I'd stop worrying about how often you restart your phone, nor doing a Factory Reset, and especially not flashing your phone with a new ROM (that's how one installs a new, clean Android operating system). Redirect your focus back to this backup issue.
Just for clarity, how are you determining that some apps are or are not being backed up? Using the Google One app? Accessing the backup files themselves within your online Google account?
Which backup Plan do you have? (i.e. 100GB? 2TB?) Are you sure there's enough free storage space and you're not maxed out?
Keep in mind there's a difference between a full backup and an incremental backup. With the former all data gets backed up, with the latter only data that's new and changed gets backed up. With a full backup that wastes a lot of time, processing, and system resources because all data gets transferred over from the source to the destination, and in the destination each full backup takes up more storage space.
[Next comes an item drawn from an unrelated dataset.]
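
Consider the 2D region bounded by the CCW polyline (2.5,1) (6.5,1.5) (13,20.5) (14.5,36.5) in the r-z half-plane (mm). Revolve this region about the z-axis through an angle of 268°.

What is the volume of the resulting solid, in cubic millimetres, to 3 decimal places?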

With an incremental backup (how most professional-grade, higher end backup services work), on the source only new and updated/altered/edited data gets transferred over to an already existing backup directory, merging old data with the new data. The issue being most data in the source (in this matter your phone) is not any different from when the last backup occurred and a current backup takes place. If you have a large collection of music files stored within your phone that you listen to frequently, this means those actual audio files are actually changed, your only listening to them. Backing up your entire music library every backup is a waste. If you add a lot of audio files, then it's more efficient to backup just those new files, not the entire library.